What do you love best & love least about your job?

I love the difference that I know we can make everyday to a care leaver’s life.  It’s a really key service to get right as it's our last chance to help young adults move into society on their own – our hand holding help can be critical, at 17 many are still children, we are their “corporate parent” as the council. I love that Walsall take this role very seriously.

I’m still in touch with people many years on. Some will pop into the office to say hello. A woman recently brought in her new baby. I visited one care leaver in prison, he was full of bravado but underneath he was a lost little boy, now doing well and working full-time, he’s still in touch. He remembers me bringing him Lucozade when he was feeling poorly.

What I love least is not having enough time to really raise the profile of our care leavers service. I also have to deal with some sad situations too, that can be quite tough.

Do you need: Qualifications? University or apprenticeship or special skills?

Nowadays you do need a social work degree to be a qualified social worker, hence why I decided to take on the Apprenticeship. Real passion to want to help care leavers is THE one essential skill; it’s certainly a vocation, not just a job.

Routine or variety?

There is some routine as it’s a statutory service that councils must provide so there are performance indicators that we need to report on to make sure we deliver certain things. However, every care leaver is different so there is lots of variety too. We have new issues like people seeking asylum, we have to be advocates to get the best for that young person. 

Pay check or calling?

Because I’m doing two jobs the pay is pretty decent. But what gets me up in the morning is the difference I can make to the lives of care leavers. There’s plenty of other benefits too – working for a team that really believe in putting the needs of children and young adults first – not just in our department but across the council. I’ve got great political support too from my cabinet member.

Is there development support available or is it DIY?

My focus is on completing my Social Work Degree Apprenticeship programme. There are plenty of other training and development courses and opportunities on offer in the team to keep ourselves up to speed.

We lead on training too. We’ve done some innovative sessions too, for example Training on Forced Marriages for school staff and other professionals, I teamed up with a Police Sergeant to run it, we’d had a great response - it’s really improved awareness of a difficult issue.

Staying put or moving on?

Staying put, I’m here to improve the lives of people in care and that's exactly what I’m doing and in my home town of Walsall too, I love it here. I’ve more to do to build the profile of the service. There’s so much focus on young children, yet people at the leaving care end get far less attention. Yet it’s such an important time for a young person as they exit out of our care. I want to change that.

Can you share a life lesson or specific career advice?

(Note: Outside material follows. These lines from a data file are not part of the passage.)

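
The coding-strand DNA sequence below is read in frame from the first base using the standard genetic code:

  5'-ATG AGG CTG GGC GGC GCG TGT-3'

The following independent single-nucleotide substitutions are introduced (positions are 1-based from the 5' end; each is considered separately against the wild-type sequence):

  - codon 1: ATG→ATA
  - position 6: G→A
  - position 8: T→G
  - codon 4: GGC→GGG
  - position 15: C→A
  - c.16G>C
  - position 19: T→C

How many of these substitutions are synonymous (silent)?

3

Codon 1: ATG (Met) → ATA (Ile) — missense.
Codon 2: AGG (Arg) → AGA (Arg) — synonymous.
Codon 3: CTG (Leu) → CGG (Arg) — missense.
Codon 4: GGC (Gly) → GGG (Gly) — synonymous.
Codon 5: GGC (Gly) → GGA (Gly) — synonymous.
Codon 6: GCG (Ala) → CCG (Pro) — missense.
Codon 7: TGT (Cys) → CGT (Arg) — missense.
Synonymous: 3 of 7.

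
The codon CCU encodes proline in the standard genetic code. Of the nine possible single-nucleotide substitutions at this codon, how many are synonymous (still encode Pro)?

Position 1: none → 0 synonymous.
Position 2: none → 0 synonymous.
Position 3: CCC, CCA, CCG → 3 synonymous.
Total: 0 + 0 + 3 = 3.

3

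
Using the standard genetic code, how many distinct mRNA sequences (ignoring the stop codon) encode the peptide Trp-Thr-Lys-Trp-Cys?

Trp: 1 codon.
Thr: 4 codons.
Lys: 2 codons.
Trp: 1 codon.
Cys: 2 codons.
1 × 4 × 2 × 1 × 2 = 16.

16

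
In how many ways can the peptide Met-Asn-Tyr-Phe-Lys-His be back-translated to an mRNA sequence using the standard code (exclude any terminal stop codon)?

Met: 1 codon.
Asn: 2 codons.
Tyr: 2 codons.
Phe: 2 codons.
Lys: 2 codons.
His: 2 codons.
1 × 2 × 2 × 2 × 2 × 2 = 32.

32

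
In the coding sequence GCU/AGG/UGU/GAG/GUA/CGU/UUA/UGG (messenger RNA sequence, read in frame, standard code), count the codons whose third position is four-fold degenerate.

3

Codon 1 GCU (Ala): third position 4-fold.
Codon 2 AGG (Arg): third position 2-fold.
Codon 3 UGU (Cys): third position 2-fold.
Codon 4 GAG (Glu): third position 2-fold.
Codon 5 GUA (Val): third position 4-fold.
Codon 6 CGU (Arg): third position 4-fold.
Codon 7 UUA (Leu): third position 2-fold.
Codon 8 UGG (Trp): third position 1-fold.
Four-fold degenerate third positions: 3.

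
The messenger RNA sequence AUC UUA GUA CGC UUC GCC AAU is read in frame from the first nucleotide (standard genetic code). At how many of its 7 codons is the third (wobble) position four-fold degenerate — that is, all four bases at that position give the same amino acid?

3

Codon 1 AUC (Ile): third position 3-fold.
Codon 2 UUA (Leu): third position 2-fold.
Codon 3 GUA (Val): third position 4-fold.
Codon 4 CGC (Arg): third position 4-fold.
Codon 5 UUC (Phe): third position 2-fold.
Codon 6 GCC (Ala): third position 4-fold.
Codon 7 AAU (Asn): third position 2-fold.
Four-fold degenerate third positions: 3.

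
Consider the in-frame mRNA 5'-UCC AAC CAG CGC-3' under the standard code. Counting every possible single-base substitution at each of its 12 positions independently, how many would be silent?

8

Codon 1 (UCC, Ser): 3 synonymous substitutions.
Codon 2 (AAC, Asn): 1 synonymous substitution.
Codon 3 (CAG, Gln): 1 synonymous substitution.
Codon 4 (CGC, Arg): 3 synonymous substitutions.
Total: 3 + 1 + 1 + 3 = 8.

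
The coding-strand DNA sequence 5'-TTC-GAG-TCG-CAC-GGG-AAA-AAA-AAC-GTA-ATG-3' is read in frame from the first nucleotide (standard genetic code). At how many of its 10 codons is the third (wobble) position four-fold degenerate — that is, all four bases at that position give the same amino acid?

Codon 1 TTC (Phe): third position 2-fold.
Codon 2 GAG (Glu): third position 2-fold.
Codon 3 TCG (Ser): third position 4-fold.
Codon 4 CAC (His): third position 2-fold.
Codon 5 GGG (Gly): third position 4-fold.
Codon 6 AAA (Lys): third position 2-fold.
Codon 7 AAA (Lys): third position 2-fold.
Codon 8 AAC (Asn): third position 2-fold.
Codon 9 GTA (Val): third position 4-fold.
Codon 10 ATG (Met): third position 1-fold.
Four-fold degenerate third positions: 3.

3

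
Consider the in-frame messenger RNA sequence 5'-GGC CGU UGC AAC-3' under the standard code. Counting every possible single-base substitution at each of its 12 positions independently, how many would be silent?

Codon 1 (GGC, Gly): 3 synonymous substitutions.
Codon 2 (CGU, Arg): 3 synonymous substitutions.
Codon 3 (UGC, Cys): 1 synonymous substitution.
Codon 4 (AAC, Asn): 1 synonymous substitution.
Total: 3 + 3 + 1 + 1 = 8.

8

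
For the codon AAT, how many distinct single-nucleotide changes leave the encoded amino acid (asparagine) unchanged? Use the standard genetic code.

Position 1: none → 0 synonymous.
Position 2: none → 0 synonymous.
Position 3: AAC → 1 synonymous.
Total: 0 + 0 + 1 = 1.

1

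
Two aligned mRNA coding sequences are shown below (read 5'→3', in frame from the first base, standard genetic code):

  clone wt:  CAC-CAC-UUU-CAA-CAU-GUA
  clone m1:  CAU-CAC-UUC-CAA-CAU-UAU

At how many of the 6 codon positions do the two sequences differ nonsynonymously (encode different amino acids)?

Codon 1: CAC His / CAU His — synonymous.
Codon 2: CAC His / CAC His — identical.
Codon 3: UUU Phe / UUC Phe — synonymous.
Codon 4: CAA Gln / CAA Gln — identical.
Codon 5: CAU His / CAU His — identical.
Codon 6: GUA Val / UAU Tyr — nonsynonymous.
Nonsynonymous differences: 1.

1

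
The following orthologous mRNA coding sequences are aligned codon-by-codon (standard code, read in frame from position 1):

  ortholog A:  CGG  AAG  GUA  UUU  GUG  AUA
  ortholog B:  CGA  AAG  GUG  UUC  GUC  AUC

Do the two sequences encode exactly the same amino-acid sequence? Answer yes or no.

Codon 1: CGG Arg / CGA Arg — synonymous.
Codon 2: AAG Lys / AAG Lys — identical.
Codon 3: GUA Val / GUG Val — synonymous.
Codon 4: UUU Phe / UUC Phe — synonymous.
Codon 5: GUG Val / GUC Val — synonymous.
Codon 6: AUA Ile / AUC Ile — synonymous.
Nonsynonymous differences: 0 → same protein.

yes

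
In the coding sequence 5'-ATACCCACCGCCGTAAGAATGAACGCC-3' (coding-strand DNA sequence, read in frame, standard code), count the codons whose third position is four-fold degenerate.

Codon 1 ATA (Ile): third position 3-fold.
Codon 2 CCC (Pro): third position 4-fold.
Codon 3 ACC (Thr): third position 4-fold.
Codon 4 GCC (Ala): third position 4-fold.
Codon 5 GTA (Val): third position 4-fold.
Codon 6 AGA (Arg): third position 2-fold.
Codon 7 ATG (Met): third position 1-fold.
Codon 8 AAC (Asn): third position 2-fold.
Codon 9 GCC (Ala): third position 4-fold.
Four-fold degenerate third positions: 5.

5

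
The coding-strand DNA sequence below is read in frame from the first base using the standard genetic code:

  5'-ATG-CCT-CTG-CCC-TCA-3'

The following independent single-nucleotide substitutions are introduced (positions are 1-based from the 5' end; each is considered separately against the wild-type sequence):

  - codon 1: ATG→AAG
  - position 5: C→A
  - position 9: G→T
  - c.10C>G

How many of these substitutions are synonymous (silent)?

1

Codon 1: ATG (Met) → AAG (Lys) — missense.
Codon 2: CCT (Pro) → CAT (His) — missense.
Codon 3: CTG (Leu) → CTT (Leu) — synonymous.
Codon 4: CCC (Pro) → GCC (Ala) — missense.
Synonymous: 1 of 4.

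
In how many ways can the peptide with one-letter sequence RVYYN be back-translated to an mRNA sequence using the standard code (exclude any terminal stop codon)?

Arg: 6 codons.
Val: 4 codons.
Tyr: 2 codons.
Tyr: 2 codons.
Asn: 2 codons.
6 × 4 × 2 × 2 × 2 = 192.

192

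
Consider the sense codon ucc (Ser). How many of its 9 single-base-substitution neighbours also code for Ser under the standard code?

3

Position 1: none → 0 synonymous.
Position 2: none → 0 synonymous.
Position 3: UCU, UCA, UCG → 3 synonymous.
Total: 0 + 0 + 3 = 3.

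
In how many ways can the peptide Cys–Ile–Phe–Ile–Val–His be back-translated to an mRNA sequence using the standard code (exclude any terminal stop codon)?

288

Cys: 2 codons.
Ile: 3 codons.
Phe: 2 codons.
Ile: 3 codons.
Val: 4 codons.
His: 2 codons.
2 × 3 × 2 × 3 × 4 × 2 = 288.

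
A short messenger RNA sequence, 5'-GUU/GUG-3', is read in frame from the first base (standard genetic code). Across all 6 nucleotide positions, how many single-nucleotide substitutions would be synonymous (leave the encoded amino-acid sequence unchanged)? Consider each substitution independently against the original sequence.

Codon 1 (GUU, Val): 3 synonymous substitutions.
Codon 2 (GUG, Val): 3 synonymous substitutions.
Total: 3 + 3 = 6.

6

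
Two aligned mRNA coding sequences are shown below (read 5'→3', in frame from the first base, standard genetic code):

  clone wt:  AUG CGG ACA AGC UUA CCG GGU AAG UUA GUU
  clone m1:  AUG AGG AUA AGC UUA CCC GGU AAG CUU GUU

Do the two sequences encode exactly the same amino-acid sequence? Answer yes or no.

no

Codon 1: AUG Met / AUG Met — identical.
Codon 2: CGG Arg / AGG Arg — synonymous.
Codon 3: ACA Thr / AUA Ile — nonsynonymous.
Codon 4: AGC Ser / AGC Ser — identical.
Codon 5: UUA Leu / UUA Leu — identical.
Codon 6: CCG Pro / CCC Pro — synonymous.
Codon 7: GGU Gly / GGU Gly — identical.
Codon 8: AAG Lys / AAG Lys — identical.
Codon 9: UUA Leu / CUU Leu — synonymous.
Codon 10: GUU Val / GUU Val — identical.
Nonsynonymous differences: 1 → different protein.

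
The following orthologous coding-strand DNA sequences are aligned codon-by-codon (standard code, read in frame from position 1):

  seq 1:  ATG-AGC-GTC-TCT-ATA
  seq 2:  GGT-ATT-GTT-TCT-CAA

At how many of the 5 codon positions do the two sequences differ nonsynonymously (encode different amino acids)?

Codon 1: ATG Met / GGT Gly — nonsynonymous.
Codon 2: AGC Ser / ATT Ile — nonsynonymous.
Codon 3: GTC Val / GTT Val — synonymous.
Codon 4: TCT Ser / TCT Ser — identical.
Codon 5: ATA Ile / CAA Gln — nonsynonymous.
Nonsynonymous differences: 3.

3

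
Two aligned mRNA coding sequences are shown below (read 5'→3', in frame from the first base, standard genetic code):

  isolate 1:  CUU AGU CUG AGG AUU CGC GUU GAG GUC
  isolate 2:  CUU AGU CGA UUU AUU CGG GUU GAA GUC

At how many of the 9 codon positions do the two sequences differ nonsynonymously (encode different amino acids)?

Codon 1: CUU Leu / CUU Leu — identical.
Codon 2: AGU Ser / AGU Ser — identical.
Codon 3: CUG Leu / CGA Arg — nonsynonymous.
Codon 4: AGG Arg / UUU Phe — nonsynonymous.
Codon 5: AUU Ile / AUU Ile — identical.
Codon 6: CGC Arg / CGG Arg — synonymous.
Codon 7: GUU Val / GUU Val — identical.
Codon 8: GAG Glu / GAA Glu — synonymous.
Codon 9: GUC Val / GUC Val — identical.
Nonsynonymous differences: 2.

2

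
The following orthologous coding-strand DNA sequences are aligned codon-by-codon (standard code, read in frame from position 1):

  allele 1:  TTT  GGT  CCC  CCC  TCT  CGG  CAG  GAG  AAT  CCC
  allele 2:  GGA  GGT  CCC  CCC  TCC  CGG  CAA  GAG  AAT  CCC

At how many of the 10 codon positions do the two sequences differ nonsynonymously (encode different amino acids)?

1

Codon 1: TTT Phe / GGA Gly — nonsynonymous.
Codon 2: GGT Gly / GGT Gly — identical.
Codon 3: CCC Pro / CCC Pro — identical.
Codon 4: CCC Pro / CCC Pro — identical.
Codon 5: TCT Ser / TCC Ser — synonymous.
Codon 6: CGG Arg / CGG Arg — identical.
Codon 7: CAG Gln / CAA Gln — synonymous.
Codon 8: GAG Glu / GAG Glu — identical.
Codon 9: AAT Asn / AAT Asn — identical.
Codon 10: CCC Pro / CCC Pro — identical.
Nonsynonymous differences: 1.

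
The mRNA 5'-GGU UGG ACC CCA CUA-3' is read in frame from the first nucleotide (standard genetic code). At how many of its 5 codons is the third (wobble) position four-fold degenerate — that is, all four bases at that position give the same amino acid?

Codon 1 GGU (Gly): third position 4-fold.
Codon 2 UGG (Trp): third position 1-fold.
Codon 3 ACC (Thr): third position 4-fold.
Codon 4 CCA (Pro): third position 4-fold.
Codon 5 CUA (Leu): third position 4-fold.
Four-fold degenerate third positions: 4.

4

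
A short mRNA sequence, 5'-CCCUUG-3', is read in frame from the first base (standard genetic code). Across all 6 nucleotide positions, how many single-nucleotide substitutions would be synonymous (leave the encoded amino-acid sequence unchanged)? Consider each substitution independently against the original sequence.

Codon 1 (CCC, Pro): 3 synonymous substitutions.
Codon 2 (UUG, Leu): 2 synonymous substitutions.
Total: 3 + 2 = 5.

5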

You are never too old to learn. I took on the Apprenticeship when I was 45, and really loving the going to university and learning on the job.

And finally, the best thing about working for the council is ..the inspirational leadership we get every day from our Chief Executive Doctor Helen Patterson. Throughout the Covid Crisis she’s urged us all to look after ourselves and make time for a chat with colleagues. That openness and support for our wellbeing is just brilliant, I do feel really valued here.

NB. Pal recently won Apprentice of the Year in the Health, Social Care and Medical Category at the BAME Apprenticeship Awards. Out of over 400 entries – Well done Pal!